Her ne kadar dışarıdan bakan kişi, bu annenin çocuğunun eline vurduğunu ve çocuğunun canını yaktığını söylese ve hatta çocuk eline vurulmuş olmanın acısı ile ağlasa da, bu anneye hiç kimse; “Çocuğuna neden haksızlık yaptın?” diyemez.
“Pedagojik Tik” Cezâ mıdır?
Çocuğunun elinin kızgın sobada yanmak üzere olduğunu gören bir annenin, çocuğunun eline vurup onu ateşten kurtarmasına pedagoji bilimi, annenin çocuğuna şiddet uyguladığı şeklinde bir yorumda bulunmaz.

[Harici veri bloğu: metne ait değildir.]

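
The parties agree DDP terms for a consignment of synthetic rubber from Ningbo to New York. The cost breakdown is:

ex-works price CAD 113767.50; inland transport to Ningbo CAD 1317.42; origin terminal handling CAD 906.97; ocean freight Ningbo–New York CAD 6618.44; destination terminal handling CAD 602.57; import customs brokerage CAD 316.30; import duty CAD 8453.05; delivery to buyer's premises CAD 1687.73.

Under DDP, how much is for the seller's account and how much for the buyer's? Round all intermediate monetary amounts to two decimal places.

Seller: CAD 133669.98; buyer: CAD 0.00

DDP: the seller bears all costs including import duty.
Seller's account: goods 113767.50 + inland to port 1317.42 + origin terminal 906.97 + freight 6618.44 + destination terminal 602.57 + brokerage 316.30 + duty 8453.05 + delivery 1687.73 = 133669.98
Buyer's account: 0.00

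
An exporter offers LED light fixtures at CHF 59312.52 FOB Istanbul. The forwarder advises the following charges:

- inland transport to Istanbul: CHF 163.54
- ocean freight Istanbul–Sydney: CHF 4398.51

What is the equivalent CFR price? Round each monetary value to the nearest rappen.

CFR price: CHF 63711.03

Not relevant to the conversion: inland to port — on the seller under both FOB and CFR; already in the FOB price and stays in the CFR price.
From FOB to CFR, the seller additionally bears: freight.
CFR price = 59312.52 + 4398.51 = 63711.03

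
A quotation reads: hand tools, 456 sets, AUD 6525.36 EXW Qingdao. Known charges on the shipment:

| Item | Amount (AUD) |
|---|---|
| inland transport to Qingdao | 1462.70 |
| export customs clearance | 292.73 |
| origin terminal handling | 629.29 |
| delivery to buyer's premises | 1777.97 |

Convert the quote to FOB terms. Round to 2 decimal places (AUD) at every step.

FOB price: AUD 8910.08

Not relevant to the conversion: delivery — on the buyer under both terms; not part of either seller's price.
From EXW to FOB, the seller additionally bears: inland to port, export clearance, origin terminal.
FOB price = 6525.36 + 1462.70 + 292.73 + 629.29 = 8910.08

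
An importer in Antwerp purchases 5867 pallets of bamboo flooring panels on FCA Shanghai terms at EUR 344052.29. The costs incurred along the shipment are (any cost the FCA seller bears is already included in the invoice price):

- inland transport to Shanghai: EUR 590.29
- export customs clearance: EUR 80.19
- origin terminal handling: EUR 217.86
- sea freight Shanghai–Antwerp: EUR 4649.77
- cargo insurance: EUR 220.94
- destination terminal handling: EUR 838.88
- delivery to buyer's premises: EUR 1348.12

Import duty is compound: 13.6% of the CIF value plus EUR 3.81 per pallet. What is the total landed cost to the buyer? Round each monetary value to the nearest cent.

FCA: the seller delivers export-cleared goods to the carrier; the buyer bears costs from that point.
Already in the invoice (seller's account under FCA): inland to port, export clearance — exclude.
CIF value = FCA price + origin terminal + freight + insurance = 344052.29 + 217.86 + 4649.77 + 220.94 = 349140.86
Ad valorem component: 349140.86 × 13.6% = 47483.16
Specific component: 5867 × 3.81 = 22353.27
Import duty = 47483.16 + 22353.27 = 69836.43
Buyer bears: origin terminal 217.86 + freight 4649.77 + insurance 220.94 + destination terminal 838.88 + delivery 1348.12 + duty 69836.43 = 77112.00
Landed cost = invoice 344052.29 + 77112.00 = 421164.29

Total landed cost: EUR 421164.29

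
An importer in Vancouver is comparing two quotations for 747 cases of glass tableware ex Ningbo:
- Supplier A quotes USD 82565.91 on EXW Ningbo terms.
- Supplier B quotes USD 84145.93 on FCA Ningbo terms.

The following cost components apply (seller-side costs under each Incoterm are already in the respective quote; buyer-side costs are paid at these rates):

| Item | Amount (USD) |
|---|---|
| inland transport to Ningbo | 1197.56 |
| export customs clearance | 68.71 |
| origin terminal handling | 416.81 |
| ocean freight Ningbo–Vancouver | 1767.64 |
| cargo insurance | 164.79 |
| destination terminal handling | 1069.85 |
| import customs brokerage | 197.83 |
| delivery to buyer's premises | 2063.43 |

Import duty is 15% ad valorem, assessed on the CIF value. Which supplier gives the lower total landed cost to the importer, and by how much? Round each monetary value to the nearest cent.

Supplier A is cheaper by USD 360.82

Supplier A (EXW):
CIF value = EXW price + inland to port + export clearance + origin terminal + freight + insurance = 82565.91 + 1197.56 + 68.71 + 416.81 + 1767.64 + 164.79 = 86181.42
Import duty = 86181.42 × 15% = 12927.21
Buyer bears (A): 1197.56 + 68.71 + 416.81 + 1767.64 + 164.79 + 1069.85 + 197.83 + 2063.43 = 6946.62
Landed cost (A) = invoice 82565.91 + 6946.62 + duty 12927.21 = 102439.74
Supplier B (FCA):
CIF value = FCA price + origin terminal + freight + insurance = 84145.93 + 416.81 + 1767.64 + 164.79 = 86495.17
Import duty = 86495.17 × 15% = 12974.28
Buyer bears (B): 416.81 + 1767.64 + 164.79 + 1069.85 + 197.83 + 2063.43 = 5680.35
Landed cost (B) = invoice 84145.93 + 5680.35 + duty 12974.28 = 102800.56
Difference = |102439.74 − 102800.56| = 360.82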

Böylesi bir annenin durumuna; “Bu anne çocuğuna pedagojik bir tik uygulamıştır.” der.
Pedagojik tik, her ne kadar çocuğa bağırma, vurma ve can yakma şeklinde görülse ve içeriğinde her ne kadar şiddet unsurları barındırıyor gibi algılansa da, “pedagojik tik’e çocuğa yönelik bir şiddettir.” denilemez.
Pedagojik tik’e muhatap olan çocuk da, kendisine ceza verildiğini söyleyemez. Zîrâ yukarıdaki örneğe bakacak olursak, annesi, çocuğunu ateşten koruma için eline vurmamış olsa, çocuğun eli sobada yanacaktır.
Annelik şefkati, çocuğun düşeceği bu acıdan kurtarmak için bir refleks hâlinde çocuğun eline vurmayı gerektirmiştir. Bu açıdan bakıldığında görülmektedir ki, pedagojik tik, (içerisinde şiddet unsuru barındırıyormuş gibi görülse de) bir şefkat davranışıdır.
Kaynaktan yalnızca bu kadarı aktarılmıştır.